Queensland health authorities are still advising people not to eat fish or prawns taken from the Brisbane River after the foam spill last week, despite encouraging preliminary test results.

Testing has found that chemical levels in Boggy Creek in the immediate vicinity of the Qantas spill had diluted enough to make the creek safe for recreational activity.

But Queensland Health said more results from a wider area were needed before a restriction was lifted on fishing and trawling.

Acting chief health officer Dr Mark Elcock said more results were needed before a restriction was lifted on fishing and trawling.

"This is encouraging, but it's not the full story," he said.

"We wouldn't be changing our advice around eating the seafood that was caught within this specific area.

"There has been dilution of the chemicals, which is good, but until we get a fuller picture, we would still advise people not to eat seafood that had originated from that area."

Meanwhile, Environment Minister Steven Miles said Qantas today would be issued with an Investigation Notice, requiring the airline to properly investigate the spill and report to the Environment Department.

Qantas advised the environmental regulator 22,000 litres of foam was accidentally released from a sprinkler system in an airport hangar on April 10.

Qantas advised about three-quarters of the foam was captured within the hangar, but some escaped into the airport stormwater system and the surrounding environment.

Qantas has said it was working with Brisbane Airport on the clean-up and investigation.

Seafood industry suffers, Qantas 'ignoring everyone'

Moreton Bay Seafood Industry Association spokesman Michael Wood said the incident had caused causing financial losses for the local seafood industry.

"I've had an order this week off a processor I do business with for a 1,000 kilograms of prawns, and he's rung me up, and said 'don't want it' — the customer has cancelled," he said.

"I'm at least $10,000 out of pocket and there could be other possible orders there he could have, that I can't supply."

Mr Wood said the MBSIA wanted to lobby the Federal Government to ban PFOA.

"We don't know the reason why Qantas has still got it," he said.

"From what I understand, it's legal to use on Commonwealth land but not on state soil — I don't know what other stuff is available on the market.

"No doubt there's other fire-retardant products on the market that they would use."

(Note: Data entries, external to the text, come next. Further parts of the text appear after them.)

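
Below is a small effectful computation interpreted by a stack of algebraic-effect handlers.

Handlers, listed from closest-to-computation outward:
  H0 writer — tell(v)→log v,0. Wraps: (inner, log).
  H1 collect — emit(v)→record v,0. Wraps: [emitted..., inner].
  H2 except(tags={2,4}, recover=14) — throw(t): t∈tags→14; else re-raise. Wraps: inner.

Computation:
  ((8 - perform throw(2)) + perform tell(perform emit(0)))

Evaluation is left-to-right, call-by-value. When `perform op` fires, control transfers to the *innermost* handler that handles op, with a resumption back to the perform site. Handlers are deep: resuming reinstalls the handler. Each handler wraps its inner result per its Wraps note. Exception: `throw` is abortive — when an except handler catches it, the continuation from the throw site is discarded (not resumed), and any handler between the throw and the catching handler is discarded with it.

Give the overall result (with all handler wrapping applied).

Step-by-step:
throw(2) @ H2 caught ⇒ 14
= 14

Answer: 14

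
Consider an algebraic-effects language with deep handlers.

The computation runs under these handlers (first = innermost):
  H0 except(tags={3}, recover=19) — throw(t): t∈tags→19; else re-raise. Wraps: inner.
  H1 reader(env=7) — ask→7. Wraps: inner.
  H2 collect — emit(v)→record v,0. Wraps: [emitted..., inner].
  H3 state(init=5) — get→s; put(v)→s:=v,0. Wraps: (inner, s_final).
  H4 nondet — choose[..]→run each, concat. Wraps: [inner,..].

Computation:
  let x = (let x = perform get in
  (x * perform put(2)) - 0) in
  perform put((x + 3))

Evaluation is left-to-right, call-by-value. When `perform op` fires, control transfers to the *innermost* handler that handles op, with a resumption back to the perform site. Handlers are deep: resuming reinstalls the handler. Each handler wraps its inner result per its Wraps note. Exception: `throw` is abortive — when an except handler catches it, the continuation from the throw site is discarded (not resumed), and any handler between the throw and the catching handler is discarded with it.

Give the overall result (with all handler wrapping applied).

Answer: [([0], 3)]

Evaluation trace:
get @ H3 ⇒ 5
put(2) @ H3 ⇒ s:=2
put(3) @ H3 ⇒ s:=3
H0 returns 0
H1 returns 0
H2 returns [0]
H3 returns ([0], 3)
H4 returns [([0], 3)]
= [([0], 3)]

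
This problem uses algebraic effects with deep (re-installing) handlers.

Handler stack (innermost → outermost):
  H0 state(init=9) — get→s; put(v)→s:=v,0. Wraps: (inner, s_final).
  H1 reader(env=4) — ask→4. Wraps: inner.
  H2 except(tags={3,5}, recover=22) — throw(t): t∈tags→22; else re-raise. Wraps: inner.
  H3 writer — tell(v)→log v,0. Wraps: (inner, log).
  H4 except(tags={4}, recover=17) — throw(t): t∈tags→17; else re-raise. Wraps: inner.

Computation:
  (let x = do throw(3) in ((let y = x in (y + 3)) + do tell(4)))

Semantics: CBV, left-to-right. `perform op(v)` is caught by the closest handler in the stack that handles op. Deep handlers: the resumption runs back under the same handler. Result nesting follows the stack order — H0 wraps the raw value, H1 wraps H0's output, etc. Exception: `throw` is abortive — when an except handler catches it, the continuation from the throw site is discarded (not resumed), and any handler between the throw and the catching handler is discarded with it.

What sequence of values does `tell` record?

Working:
throw(3) @ H2 caught ⇒ 22
H3 returns (22, ())
H4 returns (22, ())
= (22, ())

Answer: ()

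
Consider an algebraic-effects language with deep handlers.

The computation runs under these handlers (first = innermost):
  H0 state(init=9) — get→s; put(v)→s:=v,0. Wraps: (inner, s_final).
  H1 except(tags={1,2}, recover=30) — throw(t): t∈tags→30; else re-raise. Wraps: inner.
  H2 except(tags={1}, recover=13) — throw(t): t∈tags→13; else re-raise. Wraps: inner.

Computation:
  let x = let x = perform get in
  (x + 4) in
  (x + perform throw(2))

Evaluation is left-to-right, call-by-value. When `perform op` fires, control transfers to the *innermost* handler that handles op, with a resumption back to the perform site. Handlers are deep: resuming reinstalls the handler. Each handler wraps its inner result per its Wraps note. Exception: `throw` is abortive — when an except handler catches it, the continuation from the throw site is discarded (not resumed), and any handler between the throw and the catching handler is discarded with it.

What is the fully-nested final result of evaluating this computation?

Evaluation trace:
get @ H0 ⇒ 9
throw(2) @ H1 caught ⇒ 30
H2 returns 30
= 30

Answer: 30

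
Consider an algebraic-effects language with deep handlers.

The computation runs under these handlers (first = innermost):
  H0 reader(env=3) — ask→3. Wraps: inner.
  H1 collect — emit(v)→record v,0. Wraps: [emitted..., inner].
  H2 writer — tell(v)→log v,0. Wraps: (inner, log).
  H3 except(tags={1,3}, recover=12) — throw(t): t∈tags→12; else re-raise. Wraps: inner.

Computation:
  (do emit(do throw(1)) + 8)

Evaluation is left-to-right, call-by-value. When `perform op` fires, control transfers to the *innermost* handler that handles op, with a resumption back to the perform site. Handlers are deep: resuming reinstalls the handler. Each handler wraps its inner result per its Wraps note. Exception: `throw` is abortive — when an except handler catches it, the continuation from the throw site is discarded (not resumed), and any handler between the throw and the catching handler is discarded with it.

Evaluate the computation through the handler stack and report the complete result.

Step-by-step:
throw(1) @ H3 caught ⇒ 12
= 12

Answer: 12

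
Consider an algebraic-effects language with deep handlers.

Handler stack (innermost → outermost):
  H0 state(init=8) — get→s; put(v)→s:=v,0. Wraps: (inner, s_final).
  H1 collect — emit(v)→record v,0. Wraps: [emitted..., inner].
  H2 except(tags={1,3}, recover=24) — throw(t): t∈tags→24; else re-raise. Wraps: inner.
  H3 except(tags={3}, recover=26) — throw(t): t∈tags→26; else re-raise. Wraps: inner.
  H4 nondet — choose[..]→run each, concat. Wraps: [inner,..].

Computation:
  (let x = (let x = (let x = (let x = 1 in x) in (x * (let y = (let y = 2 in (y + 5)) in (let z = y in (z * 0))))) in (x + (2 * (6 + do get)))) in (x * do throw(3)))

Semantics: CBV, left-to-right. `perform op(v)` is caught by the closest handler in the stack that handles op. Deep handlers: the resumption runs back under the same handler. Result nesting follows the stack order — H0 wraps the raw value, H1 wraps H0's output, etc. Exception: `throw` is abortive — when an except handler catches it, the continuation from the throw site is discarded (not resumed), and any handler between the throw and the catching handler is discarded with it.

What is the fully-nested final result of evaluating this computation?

Step-by-step:
get @ H0 ⇒ 8
throw(3) @ H2 caught ⇒ 24
H3 returns 24
H4 returns [24]
= [24]

Answer: [24]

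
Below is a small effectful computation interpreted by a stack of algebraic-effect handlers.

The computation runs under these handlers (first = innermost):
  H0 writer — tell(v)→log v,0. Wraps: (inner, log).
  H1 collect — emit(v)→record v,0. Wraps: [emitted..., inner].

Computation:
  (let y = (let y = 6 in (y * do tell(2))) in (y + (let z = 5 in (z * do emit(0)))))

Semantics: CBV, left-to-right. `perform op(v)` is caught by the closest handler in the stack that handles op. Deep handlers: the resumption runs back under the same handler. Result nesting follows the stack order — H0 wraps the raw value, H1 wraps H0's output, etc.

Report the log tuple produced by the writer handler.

Evaluation trace:
tell(2) @ H0 ⇒ log+=2
emit(0) @ H1 ⇒ out+=0
H0 returns (0, (2))
H1 returns [0, (0, (2))]
= [0, (0, (2))]

Answer: (2)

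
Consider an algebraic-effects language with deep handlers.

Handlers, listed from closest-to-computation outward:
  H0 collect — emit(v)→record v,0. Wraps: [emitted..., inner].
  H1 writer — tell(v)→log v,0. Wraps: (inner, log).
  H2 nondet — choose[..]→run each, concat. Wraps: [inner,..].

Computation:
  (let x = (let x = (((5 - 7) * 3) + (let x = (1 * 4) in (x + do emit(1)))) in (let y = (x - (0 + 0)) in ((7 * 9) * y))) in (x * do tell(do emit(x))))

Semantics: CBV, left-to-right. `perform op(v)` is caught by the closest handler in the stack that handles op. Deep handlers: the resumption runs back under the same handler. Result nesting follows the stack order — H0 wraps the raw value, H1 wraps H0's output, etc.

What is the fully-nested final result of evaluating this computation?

Answer: [([1, -126, 0], (0))]

Working:
emit(1) @ H0 ⇒ out+=1
emit(-126) @ H0 ⇒ out+=-126
tell(0) @ H1 ⇒ log+=0
H0 returns [1, -126, 0]
H1 returns ([1, -126, 0], (0))
H2 returns [([1, -126, 0], (0))]
= [([1, -126, 0], (0))]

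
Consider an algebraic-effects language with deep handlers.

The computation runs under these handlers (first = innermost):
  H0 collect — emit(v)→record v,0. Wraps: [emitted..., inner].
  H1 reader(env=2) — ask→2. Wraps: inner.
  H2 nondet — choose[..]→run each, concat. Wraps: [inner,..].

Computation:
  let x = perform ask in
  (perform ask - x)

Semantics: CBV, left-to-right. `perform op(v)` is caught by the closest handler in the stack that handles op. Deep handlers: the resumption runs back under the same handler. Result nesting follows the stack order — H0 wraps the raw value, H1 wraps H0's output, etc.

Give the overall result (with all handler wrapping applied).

Step-by-step:
ask @ H1 ⇒ 2
ask @ H1 ⇒ 2
H0 returns [0]
H1 returns [0]
H2 returns [[0]]
= [[0]]

Answer: [[0]]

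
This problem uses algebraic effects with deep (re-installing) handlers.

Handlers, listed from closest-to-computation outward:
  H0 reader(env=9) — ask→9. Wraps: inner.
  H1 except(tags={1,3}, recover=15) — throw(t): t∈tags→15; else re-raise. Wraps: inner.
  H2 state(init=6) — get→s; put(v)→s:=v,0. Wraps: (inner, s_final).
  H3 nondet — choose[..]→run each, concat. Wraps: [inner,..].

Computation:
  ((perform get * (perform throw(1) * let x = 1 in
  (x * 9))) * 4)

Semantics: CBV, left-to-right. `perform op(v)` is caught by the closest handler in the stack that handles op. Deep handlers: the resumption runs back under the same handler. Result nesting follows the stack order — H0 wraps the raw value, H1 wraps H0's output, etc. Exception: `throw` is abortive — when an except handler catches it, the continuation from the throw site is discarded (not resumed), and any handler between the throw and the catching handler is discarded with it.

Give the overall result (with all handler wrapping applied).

Step-by-step:
get @ H2 ⇒ 6
throw(1) @ H1 caught ⇒ 15
H2 returns (15, 6)
H3 returns [(15, 6)]
= [(15, 6)]

Answer: [(15, 6)]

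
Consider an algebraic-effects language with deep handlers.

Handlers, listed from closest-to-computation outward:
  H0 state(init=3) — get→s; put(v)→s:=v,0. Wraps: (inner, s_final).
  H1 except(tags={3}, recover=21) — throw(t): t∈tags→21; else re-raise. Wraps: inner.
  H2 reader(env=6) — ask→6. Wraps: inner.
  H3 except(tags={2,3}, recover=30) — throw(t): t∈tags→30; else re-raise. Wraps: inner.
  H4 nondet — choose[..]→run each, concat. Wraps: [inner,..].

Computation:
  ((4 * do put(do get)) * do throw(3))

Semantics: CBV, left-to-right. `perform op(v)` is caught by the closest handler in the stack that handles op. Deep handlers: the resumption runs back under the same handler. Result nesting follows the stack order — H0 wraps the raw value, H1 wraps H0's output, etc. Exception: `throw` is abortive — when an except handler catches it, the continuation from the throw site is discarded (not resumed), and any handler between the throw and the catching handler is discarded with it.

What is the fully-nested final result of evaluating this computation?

Answer: [21]

Working:
get @ H0 ⇒ 3
put(3) @ H0 ⇒ s:=3
throw(3) @ H1 caught ⇒ 21
H2 returns 21
H3 returns 21
H4 returns [21]
= [21]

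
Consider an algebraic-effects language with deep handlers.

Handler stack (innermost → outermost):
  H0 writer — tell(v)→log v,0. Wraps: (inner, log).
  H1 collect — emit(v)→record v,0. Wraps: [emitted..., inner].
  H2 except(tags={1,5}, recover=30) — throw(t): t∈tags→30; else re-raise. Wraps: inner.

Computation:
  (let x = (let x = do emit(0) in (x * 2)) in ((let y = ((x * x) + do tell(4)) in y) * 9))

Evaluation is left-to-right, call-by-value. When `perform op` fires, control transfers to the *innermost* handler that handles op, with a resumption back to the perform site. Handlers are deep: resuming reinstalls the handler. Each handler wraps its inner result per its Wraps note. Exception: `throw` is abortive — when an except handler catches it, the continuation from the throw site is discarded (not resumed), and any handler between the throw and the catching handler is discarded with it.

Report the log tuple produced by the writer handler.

Working:
emit(0) @ H1 ⇒ out+=0
tell(4) @ H0 ⇒ log+=4
H0 returns (0, (4))
H1 returns [0, (0, (4))]
H2 returns [0, (0, (4))]
= [0, (0, (4))]

Answer: (4)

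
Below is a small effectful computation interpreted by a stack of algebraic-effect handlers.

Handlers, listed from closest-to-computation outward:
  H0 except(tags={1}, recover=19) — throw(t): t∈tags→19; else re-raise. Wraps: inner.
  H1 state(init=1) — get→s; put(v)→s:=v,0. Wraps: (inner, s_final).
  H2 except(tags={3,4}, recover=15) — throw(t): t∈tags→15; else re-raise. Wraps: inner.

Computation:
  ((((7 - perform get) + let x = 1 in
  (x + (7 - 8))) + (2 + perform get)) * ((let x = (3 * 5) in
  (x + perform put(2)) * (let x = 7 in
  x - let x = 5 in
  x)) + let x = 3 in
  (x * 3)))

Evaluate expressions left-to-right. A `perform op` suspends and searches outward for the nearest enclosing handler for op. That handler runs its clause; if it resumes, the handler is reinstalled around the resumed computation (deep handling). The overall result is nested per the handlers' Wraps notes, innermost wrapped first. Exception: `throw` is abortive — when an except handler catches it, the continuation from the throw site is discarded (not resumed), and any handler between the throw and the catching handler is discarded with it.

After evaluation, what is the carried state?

Answer: 2

Step-by-step:
get @ H1 ⇒ 1
get @ H1 ⇒ 1
put(2) @ H1 ⇒ s:=2
H0 returns 351
H1 returns (351, 2)
H2 returns (351, 2)
= (351, 2)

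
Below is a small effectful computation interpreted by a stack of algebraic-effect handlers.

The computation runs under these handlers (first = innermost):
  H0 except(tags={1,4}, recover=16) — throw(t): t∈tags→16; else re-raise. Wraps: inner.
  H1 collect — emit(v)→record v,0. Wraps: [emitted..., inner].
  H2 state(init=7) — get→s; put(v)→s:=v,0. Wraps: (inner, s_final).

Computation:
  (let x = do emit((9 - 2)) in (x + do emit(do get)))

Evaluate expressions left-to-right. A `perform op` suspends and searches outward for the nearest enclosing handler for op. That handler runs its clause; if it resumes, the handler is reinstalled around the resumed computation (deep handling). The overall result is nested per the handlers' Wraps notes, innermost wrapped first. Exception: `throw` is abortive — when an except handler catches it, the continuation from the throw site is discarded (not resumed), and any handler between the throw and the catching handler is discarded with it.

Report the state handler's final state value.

Evaluation trace:
emit(7) @ H1 ⇒ out+=7
get @ H2 ⇒ 7
emit(7) @ H1 ⇒ out+=7
H0 returns 0
H1 returns [7, 7, 0]
H2 returns ([7, 7, 0], 7)
= ([7, 7, 0], 7)

Answer: 7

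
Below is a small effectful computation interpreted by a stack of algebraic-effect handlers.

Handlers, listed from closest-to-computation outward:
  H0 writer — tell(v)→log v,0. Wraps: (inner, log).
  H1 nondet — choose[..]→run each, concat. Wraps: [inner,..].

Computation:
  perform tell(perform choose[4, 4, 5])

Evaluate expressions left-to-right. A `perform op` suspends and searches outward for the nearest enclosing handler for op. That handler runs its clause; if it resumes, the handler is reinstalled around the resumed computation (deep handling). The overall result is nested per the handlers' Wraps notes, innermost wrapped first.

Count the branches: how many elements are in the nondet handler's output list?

Answer: 3

Step-by-step:
choose[4, 4, 5] @ H1
  branch[0] choose=4:
    tell(4) @ H0 ⇒ log+=4
    H0 returns (0, (4))
    H1 returns [(0, (4))]
  branch[1] choose=4:
    tell(4) @ H0 ⇒ log+=4
    H0 returns (0, (4))
    H1 returns [(0, (4))]
  branch[2] choose=5:
    tell(5) @ H0 ⇒ log+=5
    H0 returns (0, (5))
    H1 returns [(0, (5))]
= [(0, (4)), (0, (4)), (0, (5))]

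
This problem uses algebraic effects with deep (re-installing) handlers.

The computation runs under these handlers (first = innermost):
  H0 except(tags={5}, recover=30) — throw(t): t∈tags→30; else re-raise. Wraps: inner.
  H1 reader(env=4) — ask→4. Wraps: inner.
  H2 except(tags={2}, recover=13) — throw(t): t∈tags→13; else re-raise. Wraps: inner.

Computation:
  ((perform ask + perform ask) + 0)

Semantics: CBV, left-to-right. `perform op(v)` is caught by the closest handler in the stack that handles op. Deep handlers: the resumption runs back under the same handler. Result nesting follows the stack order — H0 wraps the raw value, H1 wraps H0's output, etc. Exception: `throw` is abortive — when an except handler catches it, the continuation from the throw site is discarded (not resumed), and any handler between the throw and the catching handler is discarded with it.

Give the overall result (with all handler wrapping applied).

Evaluation trace:
ask @ H1 ⇒ 4
ask @ H1 ⇒ 4
H0 returns 8
H1 returns 8
H2 returns 8
= 8

Answer: 8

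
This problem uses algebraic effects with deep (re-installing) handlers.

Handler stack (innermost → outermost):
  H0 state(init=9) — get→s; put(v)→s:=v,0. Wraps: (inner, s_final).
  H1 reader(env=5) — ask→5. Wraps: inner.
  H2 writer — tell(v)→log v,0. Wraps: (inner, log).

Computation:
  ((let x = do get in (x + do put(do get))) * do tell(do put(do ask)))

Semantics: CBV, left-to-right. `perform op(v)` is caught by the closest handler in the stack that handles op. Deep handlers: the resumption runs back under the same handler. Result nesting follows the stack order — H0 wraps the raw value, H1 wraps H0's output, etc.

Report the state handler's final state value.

Answer: 5

Evaluation trace:
get @ H0 ⇒ 9
get @ H0 ⇒ 9
put(9) @ H0 ⇒ s:=9
ask @ H1 ⇒ 5
put(5) @ H0 ⇒ s:=5
tell(0) @ H2 ⇒ log+=0
H0 returns (0, 5)
H1 returns (0, 5)
H2 returns ((0, 5), (0))
= ((0, 5), (0))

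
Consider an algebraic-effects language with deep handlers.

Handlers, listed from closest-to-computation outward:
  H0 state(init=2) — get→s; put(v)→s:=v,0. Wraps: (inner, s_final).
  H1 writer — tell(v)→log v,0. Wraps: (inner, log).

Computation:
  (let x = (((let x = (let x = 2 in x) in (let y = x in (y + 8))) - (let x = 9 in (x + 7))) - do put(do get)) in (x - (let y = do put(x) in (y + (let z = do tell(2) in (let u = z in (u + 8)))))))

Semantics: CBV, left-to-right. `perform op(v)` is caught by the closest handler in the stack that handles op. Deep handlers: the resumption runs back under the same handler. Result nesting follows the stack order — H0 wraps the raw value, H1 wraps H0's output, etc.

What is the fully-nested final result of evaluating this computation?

Step-by-step:
get @ H0 ⇒ 2
put(2) @ H0 ⇒ s:=2
put(-6) @ H0 ⇒ s:=-6
tell(2) @ H1 ⇒ log+=2
H0 returns (-14, -6)
H1 returns ((-14, -6), (2))
= ((-14, -6), (2))

Answer: ((-14, -6), (2))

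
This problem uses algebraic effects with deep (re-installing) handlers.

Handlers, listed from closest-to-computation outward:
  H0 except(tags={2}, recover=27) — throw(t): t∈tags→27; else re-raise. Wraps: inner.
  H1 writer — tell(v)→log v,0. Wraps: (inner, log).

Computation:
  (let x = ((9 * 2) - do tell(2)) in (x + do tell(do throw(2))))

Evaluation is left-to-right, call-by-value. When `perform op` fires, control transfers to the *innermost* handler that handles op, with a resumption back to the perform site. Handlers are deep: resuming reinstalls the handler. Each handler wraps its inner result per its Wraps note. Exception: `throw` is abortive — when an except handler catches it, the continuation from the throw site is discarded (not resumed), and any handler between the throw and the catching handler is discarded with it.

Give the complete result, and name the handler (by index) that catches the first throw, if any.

Answer: (27, (2)) ; first throw caught by: H0

Step-by-step:
tell(2) @ H1 ⇒ log+=2
throw(2) @ H0 caught ⇒ 27
H1 returns (27, (2))
= (27, (2))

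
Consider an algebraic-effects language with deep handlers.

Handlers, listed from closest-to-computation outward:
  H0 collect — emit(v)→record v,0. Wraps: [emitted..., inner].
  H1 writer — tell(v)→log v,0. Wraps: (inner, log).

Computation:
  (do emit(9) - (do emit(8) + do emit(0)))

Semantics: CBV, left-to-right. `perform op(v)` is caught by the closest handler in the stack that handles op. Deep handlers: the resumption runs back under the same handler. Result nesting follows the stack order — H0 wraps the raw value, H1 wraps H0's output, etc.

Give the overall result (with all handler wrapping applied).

Working:
emit(9) @ H0 ⇒ out+=9
emit(8) @ H0 ⇒ out+=8
emit(0) @ H0 ⇒ out+=0
H0 returns [9, 8, 0, 0]
H1 returns ([9, 8, 0, 0], ())
= ([9, 8, 0, 0], ())

Answer: ([9, 8, 0, 0], ())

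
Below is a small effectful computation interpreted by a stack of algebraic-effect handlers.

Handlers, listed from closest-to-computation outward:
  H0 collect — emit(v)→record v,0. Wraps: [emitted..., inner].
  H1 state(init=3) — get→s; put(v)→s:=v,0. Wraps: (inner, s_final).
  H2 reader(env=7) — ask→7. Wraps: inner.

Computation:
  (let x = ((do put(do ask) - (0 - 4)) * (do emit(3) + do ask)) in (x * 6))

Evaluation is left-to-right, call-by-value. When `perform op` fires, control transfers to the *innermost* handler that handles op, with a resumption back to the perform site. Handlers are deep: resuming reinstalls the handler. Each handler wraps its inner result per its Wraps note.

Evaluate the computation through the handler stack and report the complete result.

Answer: ([3, 168], 7)

Step-by-step:
ask @ H2 ⇒ 7
put(7) @ H1 ⇒ s:=7
emit(3) @ H0 ⇒ out+=3
ask @ H2 ⇒ 7
H0 returns [3, 168]
H1 returns ([3, 168], 7)
H2 returns ([3, 168], 7)
= ([3, 168], 7)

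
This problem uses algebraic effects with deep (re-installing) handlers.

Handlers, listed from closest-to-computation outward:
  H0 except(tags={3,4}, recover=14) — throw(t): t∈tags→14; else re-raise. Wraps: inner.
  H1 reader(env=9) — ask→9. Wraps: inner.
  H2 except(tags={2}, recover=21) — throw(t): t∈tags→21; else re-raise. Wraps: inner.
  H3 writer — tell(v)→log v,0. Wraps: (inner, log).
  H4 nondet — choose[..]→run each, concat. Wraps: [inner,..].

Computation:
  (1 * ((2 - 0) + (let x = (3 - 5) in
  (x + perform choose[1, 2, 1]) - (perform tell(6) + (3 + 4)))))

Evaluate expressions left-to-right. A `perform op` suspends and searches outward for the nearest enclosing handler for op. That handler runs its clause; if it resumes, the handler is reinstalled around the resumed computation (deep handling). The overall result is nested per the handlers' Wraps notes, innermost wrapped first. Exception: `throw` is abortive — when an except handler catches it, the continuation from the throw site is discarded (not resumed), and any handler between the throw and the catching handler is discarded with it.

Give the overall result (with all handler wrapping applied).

Working:
choose[1, 2, 1] @ H4
  branch[0] choose=1:
    tell(6) @ H3 ⇒ log+=6
    H0 returns -6
    H1 returns -6
    H2 returns -6
    H3 returns (-6, (6))
    H4 returns [(-6, (6))]
  branch[1] choose=2:
    tell(6) @ H3 ⇒ log+=6
    H0 returns -5
    H1 returns -5
    H2 returns -5
    H3 returns (-5, (6))
    H4 returns [(-5, (6))]
  branch[2] choose=1:
    tell(6) @ H3 ⇒ log+=6
    H0 returns -6
    H1 returns -6
    H2 returns -6
    H3 returns (-6, (6))
    H4 returns [(-6, (6))]
= [(-6, (6)), (-5, (6)), (-6, (6))]

Answer: [(-6, (6)), (-5, (6)), (-6, (6))]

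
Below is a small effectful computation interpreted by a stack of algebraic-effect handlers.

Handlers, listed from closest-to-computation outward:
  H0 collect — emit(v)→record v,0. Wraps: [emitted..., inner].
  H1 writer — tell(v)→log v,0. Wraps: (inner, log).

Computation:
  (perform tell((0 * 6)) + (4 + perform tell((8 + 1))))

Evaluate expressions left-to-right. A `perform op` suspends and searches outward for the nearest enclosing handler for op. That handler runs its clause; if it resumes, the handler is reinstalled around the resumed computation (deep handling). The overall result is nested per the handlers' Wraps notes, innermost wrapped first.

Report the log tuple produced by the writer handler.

Answer: (0, 9)

Evaluation trace:
tell(0) @ H1 ⇒ log+=0
tell(9) @ H1 ⇒ log+=9
H0 returns [4]
H1 returns ([4], (0, 9))
= ([4], (0, 9))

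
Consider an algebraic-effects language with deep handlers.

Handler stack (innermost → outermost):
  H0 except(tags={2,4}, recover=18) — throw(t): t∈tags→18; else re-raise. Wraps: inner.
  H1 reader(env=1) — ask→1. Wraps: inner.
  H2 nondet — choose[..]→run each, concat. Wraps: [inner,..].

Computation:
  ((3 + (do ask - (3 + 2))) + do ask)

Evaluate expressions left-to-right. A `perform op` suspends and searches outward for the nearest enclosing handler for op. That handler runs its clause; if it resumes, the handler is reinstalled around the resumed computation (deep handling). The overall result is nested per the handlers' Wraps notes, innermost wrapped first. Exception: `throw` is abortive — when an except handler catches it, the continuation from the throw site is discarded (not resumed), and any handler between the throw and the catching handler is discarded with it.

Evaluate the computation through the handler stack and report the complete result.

Step-by-step:
ask @ H1 ⇒ 1
ask @ H1 ⇒ 1
H0 returns 0
H1 returns 0
H2 returns [0]
= [0]

Answer: [0]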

Mr Wood has called on Qantas to compensate local anglers for their financial losses.

"Qantas at present is virtually ignoring everyone — they say they have spoken to stakeholders ... I can assure you, they have not spoken to my organisation," Mr Wood said.

He said it was too early to consider whether to take legal action against Qantas.

"It's early days yet, we'll see what pans out," he said.

"Who knows? Qantas might come to the party and offer us a deal, but if they don't, we will certainly go out to industry and ask their thoughts on it."

Blanket ban may not be the answer, experts say

Hundreds of residents from Oakey in Queensland and Williamtown in New South Wales launched a class action against the Department of Defence over the same foam leaching from RAAF bases into groundwater.

Defence has been phasing out the foam from most sites across Australia.

Airservices Australia said it has transitioned to a PFC-free foam at all civilian airports since 2010.

But it said it had no control over its use by airlines.

Professor Ravi Naidu, from the Cooperative Research Centre for Contamination Assessment and Remediation of the Environment, said a blanket ban was not necessarily the answer.

"The way I see it, as a scientist, is that human life is important," he said.

"Therefore we need to come up with ways and means to ensure that the risk of the active ingredients in PFAS pose to humans is minimised."

Professor Naidu said there were alternatives to using the foam.

"From the literature I'm familiar with, none of the alternatives are as good as what we used to have in terms of time it takes to dose fire," he said.

"Often accidents do occur, but the key thing is — if accidents do occur, you need to put in strategies that minimise damage to the environment.

"If you look at it this way, then perhaps they [Qantas] didn't have appropriate strategies in place."